Negli ultimi giorni si fa un gran parlare dell’intervista in cui Reinhold Messner – la trovate cliccando su queste parole – si dice deluso dai suoi figli, ritenendo un errore la decisione di donare loro l’eredità prima della morte; una tesi abbracciata oggi anche da Claudio Risé (giornalista e psicologo) in una breve riflessione pubblicata sulle pagine del quotidiano La Verità; partendo però dalle parole dell’avvocato Annamaria Bernardini De Pace.



Quest’ultima – “una tigre del foro” secondo Risè – intervistata da Candida Morvillo pochi giorni fa ha apertamente commentato il caso Messner sottolineando (peraltro ripetendo le parole dello stesso alpinista oggi 80enne) che “la donazione in vita è una scelta da non fare mai” perché la conseguenza è che “i figli (..) poi se ne fregano e non ti assistono”: parole che secondo il giornalista e psicologo altro non sono che “la verità“; mentre la redazione del Corriere “il giorno dopo” ha tirato in causa la “voce tranquillizzante [di] un candidato al Premio Strega che ha [sgridato] Bernardini”.



Claudio Risé: “Il caso Messner espone il colossale equivoco della nostra società”

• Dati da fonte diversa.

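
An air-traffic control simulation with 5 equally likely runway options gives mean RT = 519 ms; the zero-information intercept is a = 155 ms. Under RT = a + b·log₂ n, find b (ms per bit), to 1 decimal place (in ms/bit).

b = (519 − 155) / log₂(5) = 364 / 2.3219 = 156.766 ms/bit.

156.8 ms/bit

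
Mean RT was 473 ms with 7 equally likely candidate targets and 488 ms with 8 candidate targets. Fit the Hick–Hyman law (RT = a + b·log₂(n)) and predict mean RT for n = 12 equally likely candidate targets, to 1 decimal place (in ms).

Solve the two-equation system in a and b:
  b = (488 − 473) / (log₂ 8 − log₂ 7) = 15 / (3 − 2.8074) = 77.863 ms/bit
  a = 473 − 77.863 × 2.8074 = 254.410 ms
Then RT(12) = 254.410 + 77.863 × log₂ 12 = 254.410 + 77.863 × 3.5850 ≈ 533.547 ms.

533.5 ms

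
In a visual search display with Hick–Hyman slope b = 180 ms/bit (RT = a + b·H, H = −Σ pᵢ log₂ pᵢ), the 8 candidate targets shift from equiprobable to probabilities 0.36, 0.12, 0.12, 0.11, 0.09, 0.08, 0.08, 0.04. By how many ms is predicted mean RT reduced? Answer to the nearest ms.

55 ms

The RT saving is b·ΔH. Equiprobable H₀ = log₂(8) = 3.0000 bits; with the given probabilities H = 2.6965 bits.
b·(H₀ − H) = 180 × (3.0000 − 2.6965) = 54.64 ms.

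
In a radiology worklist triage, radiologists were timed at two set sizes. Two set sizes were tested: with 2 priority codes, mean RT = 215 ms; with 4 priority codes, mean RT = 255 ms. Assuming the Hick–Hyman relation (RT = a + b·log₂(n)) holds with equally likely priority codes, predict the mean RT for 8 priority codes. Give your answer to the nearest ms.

Fit slope and intercept:
  b = (255 − 215) / (log₂ 4 − log₂ 2) = 40 / (2 − 1) = 40 ms/bit
  a = 215 − 40 × 1 = 175 ms
Then RT(8) = 175 + 40 × log₂ 8 = 175 + 40 × 3 ≈ 295.000 ms.

295 ms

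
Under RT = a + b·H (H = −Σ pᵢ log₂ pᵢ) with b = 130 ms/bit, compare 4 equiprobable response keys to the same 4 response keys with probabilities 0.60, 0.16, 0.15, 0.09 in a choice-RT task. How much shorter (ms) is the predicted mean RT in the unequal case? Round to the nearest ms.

The RT saving is b·ΔH. Equiprobable H₀ = log₂(4) = 2.0000 bits; with the given probabilities H = 1.5884 bits.
b·(H₀ − H) = 130 × (2.0000 − 1.5884) = 53.51 ms.

54 ms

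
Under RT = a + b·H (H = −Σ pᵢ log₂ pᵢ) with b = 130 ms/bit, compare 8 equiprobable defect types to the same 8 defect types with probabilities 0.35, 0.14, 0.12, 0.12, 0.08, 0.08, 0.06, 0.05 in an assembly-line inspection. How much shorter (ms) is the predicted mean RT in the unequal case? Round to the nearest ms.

38 ms

The RT saving is b·ΔH. Equiprobable H₀ = log₂(8) = 3.0000 bits; with the given probabilities H = 2.7040 bits.
b·(H₀ − H) = 130 × (3.0000 − 2.7040) = 38.48 ms.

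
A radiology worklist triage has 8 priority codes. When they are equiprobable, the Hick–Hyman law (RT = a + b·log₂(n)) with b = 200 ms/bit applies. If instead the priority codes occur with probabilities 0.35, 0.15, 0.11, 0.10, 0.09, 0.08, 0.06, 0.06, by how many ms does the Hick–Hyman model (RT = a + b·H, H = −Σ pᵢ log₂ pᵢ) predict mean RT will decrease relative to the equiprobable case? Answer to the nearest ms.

The RT saving is b·ΔH. Equiprobable H₀ = log₂(8) = 3.0000 bits; with the given probabilities H = 2.7144 bits.
b·(H₀ − H) = 200 × (3.0000 − 2.7144) = 57.13 ms.

57 ms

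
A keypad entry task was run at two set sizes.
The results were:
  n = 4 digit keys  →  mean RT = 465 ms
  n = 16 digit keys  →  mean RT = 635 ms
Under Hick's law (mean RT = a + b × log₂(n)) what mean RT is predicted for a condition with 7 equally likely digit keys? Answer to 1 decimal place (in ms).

Solve the two-equation system in a and b:
  b = (635 − 465) / (log₂ 16 − log₂ 4) = 170 / (4 − 2) = 85.000 ms/bit
  a = 465 − 85.000 × 2 = 295.000 ms
Then RT(7) = 295.000 + 85.000 × log₂ 7 = 295.000 + 85.000 × 2.8074 ≈ 533.625 ms.

533.6 ms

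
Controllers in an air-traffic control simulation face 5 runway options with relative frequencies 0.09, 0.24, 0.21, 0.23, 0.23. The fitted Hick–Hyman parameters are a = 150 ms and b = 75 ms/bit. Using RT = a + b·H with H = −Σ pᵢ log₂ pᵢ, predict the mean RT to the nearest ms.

H = 0.09·log₂(1/0.09) + 0.24·log₂(1/0.24) + 0.21·log₂(1/0.21) + 0.23·log₂(1/0.23) + 0.23·log₂(1/0.23) = 2.2549 bits.
RT = 150 + 75 × 2.2549 = 319.12 ms.

319 ms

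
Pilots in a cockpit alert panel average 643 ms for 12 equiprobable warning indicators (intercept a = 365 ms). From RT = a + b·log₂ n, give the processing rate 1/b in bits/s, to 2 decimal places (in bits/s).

12.90 bits/s

Choice component = 643 − 365 = 278 ms over log₂(12) = 3.5850 bits.
b = 278 / 3.5850 = 77.546 ms/bit, so 1/b = 12.896 bits/s.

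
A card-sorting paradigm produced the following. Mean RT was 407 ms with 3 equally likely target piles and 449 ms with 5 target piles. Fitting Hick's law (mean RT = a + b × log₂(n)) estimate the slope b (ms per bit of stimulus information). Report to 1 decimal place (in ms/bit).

57.0 ms/bit

Slope: b = (449 − 407) / (log₂ 5 − log₂ 3) = 42/0.7370 = 56.990 ms/bit.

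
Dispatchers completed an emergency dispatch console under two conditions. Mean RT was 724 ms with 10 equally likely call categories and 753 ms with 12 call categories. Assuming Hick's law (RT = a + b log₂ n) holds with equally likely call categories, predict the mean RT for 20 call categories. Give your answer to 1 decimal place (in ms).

834.3 ms

Solve the two-equation system in a and b:
  b = (753 − 724) / (log₂ 12 − log₂ 10) = 29 / (3.5850 − 3.3219) = 110.252 ms/bit
  a = 724 − 110.252 × 3.3219 = 357.752 ms
Then RT(20) = 357.752 + 110.252 × log₂ 20 = 357.752 + 110.252 × 4.3219 ≈ 834.252 ms.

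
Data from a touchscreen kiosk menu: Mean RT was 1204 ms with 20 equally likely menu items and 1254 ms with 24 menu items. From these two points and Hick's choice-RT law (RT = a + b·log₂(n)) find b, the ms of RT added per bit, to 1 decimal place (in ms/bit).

190.1 ms/bit

The slope on a log₂ axis is (1254 − 1204) / (4.5850 − 4.3219) = 190.089 ms/bit.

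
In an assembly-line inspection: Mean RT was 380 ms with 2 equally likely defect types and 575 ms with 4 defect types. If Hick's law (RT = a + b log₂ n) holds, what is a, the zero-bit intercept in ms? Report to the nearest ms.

Slope: b = (575 − 380) / (log₂ 4 − log₂ 2) = 195/1.0000 = 195 ms/bit.
a = RT₁ − b·log₂ n₁ = 380 − 195 × 1 = 185.000 ms.

185 ms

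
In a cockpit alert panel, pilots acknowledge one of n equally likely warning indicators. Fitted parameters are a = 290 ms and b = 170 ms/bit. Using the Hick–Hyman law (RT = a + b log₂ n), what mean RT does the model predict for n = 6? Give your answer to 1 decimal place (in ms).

log₂(6) = 2.5850 bits, so RT = 290 + 170 × 2.5850 ≈ 729.444 ms.

729.4 ms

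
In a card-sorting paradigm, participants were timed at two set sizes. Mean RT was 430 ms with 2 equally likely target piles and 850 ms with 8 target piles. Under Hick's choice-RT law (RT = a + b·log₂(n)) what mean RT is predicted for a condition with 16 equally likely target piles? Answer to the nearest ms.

Fit slope and intercept:
  b = (850 − 430) / (log₂ 8 − log₂ 2) = 420 / (3 − 1) = 210 ms/bit
  a = 430 − 210 × 1 = 220 ms
Then RT(16) = 220 + 210 × log₂ 16 = 220 + 210 × 4 ≈ 1060.000 ms.

1060 ms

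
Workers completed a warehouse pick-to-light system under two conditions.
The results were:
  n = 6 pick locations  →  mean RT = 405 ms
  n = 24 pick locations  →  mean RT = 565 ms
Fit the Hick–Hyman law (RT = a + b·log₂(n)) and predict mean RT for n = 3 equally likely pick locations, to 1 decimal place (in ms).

325.0 ms

RT is linear in log₂ n, so two points fix the line:
  b = (565 − 405) / (log₂ 24 − log₂ 6) = 160 / (4.5850 − 2.5850) = 80.000 ms/bit
  a = 405 − 80.000 × 2.5850 = 198.203 ms
Then RT(3) = 198.203 + 80.000 × log₂ 3 = 198.203 + 80.000 × 1.5850 ≈ 325.000 ms.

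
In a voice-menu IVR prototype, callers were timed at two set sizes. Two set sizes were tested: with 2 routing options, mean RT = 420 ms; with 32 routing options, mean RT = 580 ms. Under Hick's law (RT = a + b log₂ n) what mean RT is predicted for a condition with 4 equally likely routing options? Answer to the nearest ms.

Fit slope and intercept:
  b = (580 − 420) / (log₂ 32 − log₂ 2) = 160 / (5 − 1) = 40 ms/bit
  a = 420 − 40 × 1 = 380 ms
Then RT(4) = 380 + 40 × log₂ 4 = 380 + 40 × 2 ≈ 460.000 ms.

460 ms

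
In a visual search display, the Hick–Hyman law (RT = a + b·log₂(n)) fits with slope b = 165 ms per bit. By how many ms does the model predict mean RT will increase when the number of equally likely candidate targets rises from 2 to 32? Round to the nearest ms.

660 ms

Only the slope matters, since a is common to both: ΔRT = b·log₂(n₂/n₁).
log₂(32) − log₂(2) = log₂(32/2) = log₂(16) = 4.
ΔRT = 165 × 4.0000 = 660.000 ms.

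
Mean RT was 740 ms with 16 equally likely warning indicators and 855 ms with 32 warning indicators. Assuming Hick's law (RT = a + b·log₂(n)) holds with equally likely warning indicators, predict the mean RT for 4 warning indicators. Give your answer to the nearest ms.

510 ms

With log₂ n on the abscissa the relation is linear; from the two conditions:
  b = (855 − 740) / (log₂ 32 − log₂ 16) = 115 / (5 − 4) = 115 ms/bit
  a = 740 − 115 × 4 = 280 ms
Then RT(4) = 280 + 115 × log₂ 4 = 280 + 115 × 2 ≈ 510.000 ms.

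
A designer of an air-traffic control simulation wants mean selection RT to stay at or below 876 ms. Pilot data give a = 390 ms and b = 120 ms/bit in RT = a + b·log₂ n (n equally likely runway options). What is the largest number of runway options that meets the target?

120·log₂ n ≤ 876 − 390 = 486, giving log₂ n ≤ 4.0500 and n ≤ 16.564. The largest whole number is 16.

16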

Entrando nel vivo della sua riflessione Claudio Risé ci tiene a precisare che – almeno dal conto suo – Bernardini “rivela (..) il colossale equivoco del nostro mondo occidentale moderno, e degli aspetti della cultura familiare che con esso si identificano”; ovvero “il Bene con i soldi e le proprietà”, mentre nella realtà dovrebbero essere “il lavoro, le opere e i rifiuti”, accompagnata da una imprescindibile “educazione alla misura, alla ricerca del senso personale dell’esistenza, dall’aiuto a chi ha meno di te, del rispetto per la privazione come strumento di apprendimento e forza”.

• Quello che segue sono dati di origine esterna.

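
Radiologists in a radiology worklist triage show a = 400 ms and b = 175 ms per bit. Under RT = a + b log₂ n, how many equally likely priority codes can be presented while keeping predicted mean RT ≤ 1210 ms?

175·log₂ n ≤ 1210 − 400 = 810, giving log₂ n ≤ 4.6286 and n ≤ 24.737. The largest whole number is 24.

24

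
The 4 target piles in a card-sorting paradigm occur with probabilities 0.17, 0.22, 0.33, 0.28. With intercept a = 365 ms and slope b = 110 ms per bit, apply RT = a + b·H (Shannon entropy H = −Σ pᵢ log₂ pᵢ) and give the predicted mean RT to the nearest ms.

580 ms

Entropy contributions −pᵢ log₂ pᵢ: 0.4346, 0.4806, 0.5278, 0.5142; sum H = 1.9572 bits.
RT = a + bH = 365 + 110·1.9572 = 580.29 ms.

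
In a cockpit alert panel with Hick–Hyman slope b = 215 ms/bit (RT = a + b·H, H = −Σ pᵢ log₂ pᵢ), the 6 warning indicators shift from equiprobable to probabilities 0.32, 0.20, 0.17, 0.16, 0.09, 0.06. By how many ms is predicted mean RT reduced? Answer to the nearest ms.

39 ms

The RT saving is b·ΔH. Equiprobable H₀ = log₂(6) = 2.5850 bits; with the given probabilities H = 2.4042 bits.
b·(H₀ − H) = 215 × (2.5850 − 2.4042) = 38.86 ms.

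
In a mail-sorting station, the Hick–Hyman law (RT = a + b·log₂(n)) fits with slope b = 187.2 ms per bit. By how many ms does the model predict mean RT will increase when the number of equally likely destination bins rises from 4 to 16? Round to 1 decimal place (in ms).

Only the slope matters, since a is common to both: ΔRT = b·log₂(n₂/n₁).
log₂(16) − log₂(4) = log₂(16/4) = log₂(4) = 2.
ΔRT = 187.2 × 2.0000 = 374.400 ms.

374.4 ms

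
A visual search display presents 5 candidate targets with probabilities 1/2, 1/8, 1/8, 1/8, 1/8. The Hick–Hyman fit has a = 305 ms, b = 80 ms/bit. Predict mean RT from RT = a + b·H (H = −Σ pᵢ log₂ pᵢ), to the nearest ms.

Each term −pᵢ log₂ pᵢ: 0.5·1 + 0.125·3 + 0.125·3 + 0.125·3 + 0.125·3; summed, H = 2.000 bits.
Mean RT = a + bH = 305 + 80·2.000 = 465.00 ms.

465 ms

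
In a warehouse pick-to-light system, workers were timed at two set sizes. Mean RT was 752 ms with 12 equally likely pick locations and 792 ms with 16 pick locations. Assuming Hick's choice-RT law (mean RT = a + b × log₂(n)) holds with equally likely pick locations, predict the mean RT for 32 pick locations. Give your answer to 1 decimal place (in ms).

With log₂ n on the abscissa the relation is linear; from the two conditions:
  b = (792 − 752) / (log₂ 16 − log₂ 12) = 40 / (4 − 3.5850) = 96.377 ms/bit
  a = 752 − 96.377 × 3.5850 = 406.493 ms
Then RT(32) = 406.493 + 96.377 × log₂ 32 = 406.493 + 96.377 × 5 ≈ 888.377 ms.

888.4 ms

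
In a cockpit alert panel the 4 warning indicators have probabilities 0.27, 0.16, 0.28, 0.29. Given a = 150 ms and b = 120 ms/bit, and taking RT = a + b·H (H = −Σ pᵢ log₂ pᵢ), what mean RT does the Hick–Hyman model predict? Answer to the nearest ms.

Entropy contributions −pᵢ log₂ pᵢ: 0.5100, 0.4230, 0.5142, 0.5179; sum H = 1.9652 bits.
RT = a + bH = 150 + 120·1.9652 = 385.82 ms.

386 ms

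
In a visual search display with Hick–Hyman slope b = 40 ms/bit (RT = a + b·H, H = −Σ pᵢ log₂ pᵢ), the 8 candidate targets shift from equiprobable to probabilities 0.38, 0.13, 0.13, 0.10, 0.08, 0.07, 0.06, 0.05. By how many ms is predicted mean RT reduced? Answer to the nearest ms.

14 ms

The RT saving is b·ΔH. Equiprobable H₀ = log₂(8) = 3.0000 bits; with the given probabilities H = 2.6476 bits.
b·(H₀ − H) = 40 × (3.0000 − 2.6476) = 14.09 ms.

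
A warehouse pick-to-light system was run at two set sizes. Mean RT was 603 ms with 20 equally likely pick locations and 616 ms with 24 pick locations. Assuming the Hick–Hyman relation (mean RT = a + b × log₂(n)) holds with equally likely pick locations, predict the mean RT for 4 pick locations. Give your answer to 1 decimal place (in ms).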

Private di questi aspetti fondamentali “le donazioni paterne – continua Risé tornando a Messner – rischiano di essere addirittura non solo tristi per i padri, ma tossiche per i figli” in una sorta di “oscura potenza della ricchezza e della sua distruttività”, soprattutto se “non viene costantemente benedetta e ripulita nelle ben più potenti forze spirituali“. Chiudendo sostiene che “l’operosità paterna deve impegnarsi ad aiutare i figli a sviluppare la loro”, perché differentemente diventerebbe “un’operazione invadente e insieme protagonistica” con l’unico esito che “anziché valorizzare le risorse (..) confonde gli spazi rispettivi di padri e figli”.